Arthur Ravenel Bridge
Yes, there are bigger, fancier, busier bridges, but if there's a 21st century symbol of Charleston, it's the Arthur Ravenel Jr. Bridge. As the bridge collapse in Minneapolis this summer showed, the country is easily consumed by bridge stories, particularly those where innocent people plunge to their deaths. The Ravenel Bridge was designed prior to Sept. 11, but it was built to withstand earthquakes similar to the 1886 earthquake and wind speeds of up to 190 mph (because one natural calamity isn't enough). Security on the bridge is much improved from the previous spans, with cameras monitoring traffic over and under the bridge. It's also designed so that one of the 128 cables suspending the bridge could be replaced with traffic still driving on it.
Airports and public transportation are also areas of concern, but it would be surprising if the Charleston Airport was a solitary target and, while CARTA may be a lifeline for a few of Charleston's less mobile working class, it is far from the linchpin in the region's economy that say subways in New York and ferries in Seattle might be.
Charleston itself may be a landmark of historic significance, but few of our favorite buildings and monuments have the prominence of others in larger cities. Height restrictions keep tall towers from being a concern. And while locals can recite the importance of The Battery, the Charleston Harbor, or City Hall, attacks at these locations would account nationally as a significant event at a largely insignificant place.

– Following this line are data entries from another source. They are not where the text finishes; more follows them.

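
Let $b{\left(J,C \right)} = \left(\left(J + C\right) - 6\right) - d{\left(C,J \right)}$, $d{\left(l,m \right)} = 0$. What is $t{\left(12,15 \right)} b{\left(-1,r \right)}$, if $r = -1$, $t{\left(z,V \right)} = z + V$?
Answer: $-216$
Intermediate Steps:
$t{\left(z,V \right)} = V + z$
$b{\left(J,C \right)} = -6 + C + J$ ($b{\left(J,C \right)} = \left(\left(J + C\right) - 6\right) - 0 = \left(\left(C + J\right) - 6\right) + 0 = \left(-6 + C + J\right) + 0 = -6 + C + J$)
$t{\left(12,15 \right)} b{\left(-1,r \right)} = \left(15 + 12\right) \left(-6 - 1 - 1\right) = 27 \left(-8\right) = -216$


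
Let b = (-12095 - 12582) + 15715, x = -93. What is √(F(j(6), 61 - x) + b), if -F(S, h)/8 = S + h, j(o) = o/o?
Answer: I*√10202 ≈ 101.01*I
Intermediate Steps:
j(o) = 1
F(S, h) = -8*S - 8*h (F(S, h) = -8*(S + h) = -8*S - 8*h)
b = -8962 (b = -24677 + 15715 = -8962)
√(F(j(6), 61 - x) + b) = √((-8*1 - 8*(61 - 1*(-93))) - 8962) = √((-8 - 8*(61 + 93)) - 8962) = √((-8 - 8*154) - 8962) = √((-8 - 1232) - 8962) = √(-1240 - 8962) = √(-10202) = I*√10202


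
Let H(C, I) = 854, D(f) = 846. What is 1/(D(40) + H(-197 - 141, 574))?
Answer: 1/1700 ≈ 0.00058824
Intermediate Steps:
1/(D(40) + H(-197 - 141, 574)) = 1/(846 + 854) = 1/1700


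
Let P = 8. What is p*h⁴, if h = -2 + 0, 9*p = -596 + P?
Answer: -3136/3 ≈ -1045.3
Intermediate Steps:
p = -196/3 (p = (-596 + 8)/9 = (⅑)*(-588) = -196/3 ≈ -65.333)
h = -2
p*h⁴ = -196/3*(-2)⁴ = -196/3*16 = -3136/3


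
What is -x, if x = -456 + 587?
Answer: -131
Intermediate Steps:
x = 131
-x = -1*131 = -131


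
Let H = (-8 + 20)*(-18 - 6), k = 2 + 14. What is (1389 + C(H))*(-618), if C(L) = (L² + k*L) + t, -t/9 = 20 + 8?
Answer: -49114314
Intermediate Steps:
t = -252 (t = -9*(20 + 8) = -9*28 = -252)
k = 16
H = -288 (H = 12*(-24) = -288)
C(L) = -252 + L² + 16*L (C(L) = (L² + 16*L) - 252 = -252 + L² + 16*L)
(1389 + C(H))*(-618) = (1389 + (-252 + (-288)² + 16*(-288)))*(-618) = (1389 + (-252 + 82944 - 4608))*(-618) = (1389 + 78084)*(-618) = 79473*(-618) = -49114314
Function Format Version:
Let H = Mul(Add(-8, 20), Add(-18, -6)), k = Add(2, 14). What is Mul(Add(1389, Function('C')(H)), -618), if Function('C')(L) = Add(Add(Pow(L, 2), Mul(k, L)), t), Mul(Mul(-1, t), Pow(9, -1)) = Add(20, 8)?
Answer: -49114314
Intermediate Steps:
t = -252 (t = Mul(-9, Add(20, 8)) = Mul(-9, 28) = -252)
k = 16
H = -288 (H = Mul(12, -24) = -288)
Function('C')(L) = Add(-252, Pow(L, 2), Mul(16, L)) (Function('C')(L) = Add(Add(Pow(L, 2), Mul(16, L)), -252) = Add(-252, Pow(L, 2), Mul(16, L)))
Mul(Add(1389, Function('C')(H)), -618) = Mul(Add(1389, Add(-252, Pow(-288, 2), Mul(16, -288))), -618) = Mul(Add(1389, Add(-252, 82944, -4608)), -618) = Mul(Add(1389, 78084), -618) = Mul(79473, -618) = -49114314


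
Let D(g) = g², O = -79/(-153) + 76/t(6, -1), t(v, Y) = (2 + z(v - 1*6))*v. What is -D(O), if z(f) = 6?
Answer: -1651225/374544 ≈ -4.4086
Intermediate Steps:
t(v, Y) = 8*v (t(v, Y) = (2 + 6)*v = 8*v)
O = 1285/612 (O = -79/(-153) + 76/((8*6)) = -79*(-1/153) + 76/48 = 79/153 + 76*(1/48) = 79/153 + 19/12 = 1285/612 ≈ 2.0997)
-D(O) = -(1285/612)² = -1*1651225/374544 = -1651225/374544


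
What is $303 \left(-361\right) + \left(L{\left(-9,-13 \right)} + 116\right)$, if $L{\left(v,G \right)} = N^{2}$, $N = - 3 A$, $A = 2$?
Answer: $-109231$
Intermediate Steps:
$N = -6$ ($N = \left(-3\right) 2 = -6$)
$L{\left(v,G \right)} = 36$ ($L{\left(v,G \right)} = \left(-6\right)^{2} = 36$)
$303 \left(-361\right) + \left(L{\left(-9,-13 \right)} + 116\right) = 303 \left(-361\right) + \left(36 + 116\right) = -109383 + 152 = -109231$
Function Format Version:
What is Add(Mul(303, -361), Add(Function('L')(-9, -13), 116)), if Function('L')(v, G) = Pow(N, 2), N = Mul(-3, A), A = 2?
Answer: -109231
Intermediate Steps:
N = -6 (N = Mul(-3, 2) = -6)
Function('L')(v, G) = 36 (Function('L')(v, G) = Pow(-6, 2) = 36)
Add(Mul(303, -361), Add(Function('L')(-9, -13), 116)) = Add(Mul(303, -361), Add(36, 116)) = Add(-109383, 152) = -109231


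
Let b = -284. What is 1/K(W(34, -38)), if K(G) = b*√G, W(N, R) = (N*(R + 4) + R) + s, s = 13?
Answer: I*√1181/335404 ≈ 0.00010246*I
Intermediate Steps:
W(N, R) = 13 + R + N*(4 + R) (W(N, R) = (N*(R + 4) + R) + 13 = (N*(4 + R) + R) + 13 = (R + N*(4 + R)) + 13 = 13 + R + N*(4 + R))
K(G) = -284*√G
1/K(W(34, -38)) = 1/(-284*√(13 - 38 + 4*34 + 34*(-38))) = 1/(-284*√(13 - 38 + 136 - 1292)) = 1/(-284*I*√1181) = I*√1181/335404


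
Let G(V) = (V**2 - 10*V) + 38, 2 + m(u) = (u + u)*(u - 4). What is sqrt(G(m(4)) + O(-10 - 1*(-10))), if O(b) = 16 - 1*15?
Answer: 3*sqrt(7) ≈ 7.9373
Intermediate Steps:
m(u) = -2 + 2*u*(-4 + u) (m(u) = -2 + (u + u)*(u - 4) = -2 + (2*u)*(-4 + u) = -2 + 2*u*(-4 + u))
G(V) = 38 + V**2 - 10*V
O(b) = 1 (O(b) = 16 - 15 = 1)
sqrt(G(m(4)) + O(-10 - 1*(-10))) = sqrt((38 + (-2 - 8*4 + 2*4**2)**2 - 10*(-2 - 8*4 + 2*4**2)) + 1) = sqrt((38 + (-2 - 32 + 2*16)**2 - 10*(-2 - 32 + 2*16)) + 1) = sqrt((38 + (-2 - 32 + 32)**2 - 10*(-2 - 32 + 32)) + 1) = sqrt((38 + (-2)**2 - 10*(-2)) + 1) = sqrt((38 + 4 + 20) + 1) = sqrt(62 + 1) = sqrt(63) = 3*sqrt(7)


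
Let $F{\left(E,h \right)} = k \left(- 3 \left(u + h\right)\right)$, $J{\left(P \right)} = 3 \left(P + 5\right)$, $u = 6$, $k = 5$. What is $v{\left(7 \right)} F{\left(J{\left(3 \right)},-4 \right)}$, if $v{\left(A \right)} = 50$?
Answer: $-1500$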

Sports venues are a recognized concern, but Joe Riley Stadium likely doesn't have the kind of crowd a terrorist is looking for, and if you can even name one of our other local professional sporting teams, you're better off than most residents, much less terrorists.
Special events are also a concern, and there's few in South Carolina more recognized than Charleston's three-week-long Spoleto Festival. But the near-constant dispersion of attendees would likely dilute the impact of a terror attack.
Water and power plants are a concern for anyone who has missed a shower when the water was out or put different colored socks on in the dark and have upped security over the past few years.
Schools can also be a target.
"One of our greatest vulnerabilities are our children," Cannon says. "Those kinds of things keep me awake at night."
Last spring's massacre at Virginia Tech proved Muslim extremists aren't the only ones with a delusional grudge. While lives were lost, it provided tragic lessons about coordination and quick response.
What We Haven't Thought Of
And the last most likely target is the one we haven't thought of yet. What we consider a target may differ from what a terrorist sees as a target, notes Clint Whitehurst, a Strom Thurmond Institute fellow, in a 2003 study.
"Over time their objectives can be expected to change depending upon circumstances, which in turn will change their choice of targets; changes which can not be accurately forecast," he writes. "A terrorist has the advantage of flexibility in target selection as well as flexibility in allocating the necessary resources to attack the target."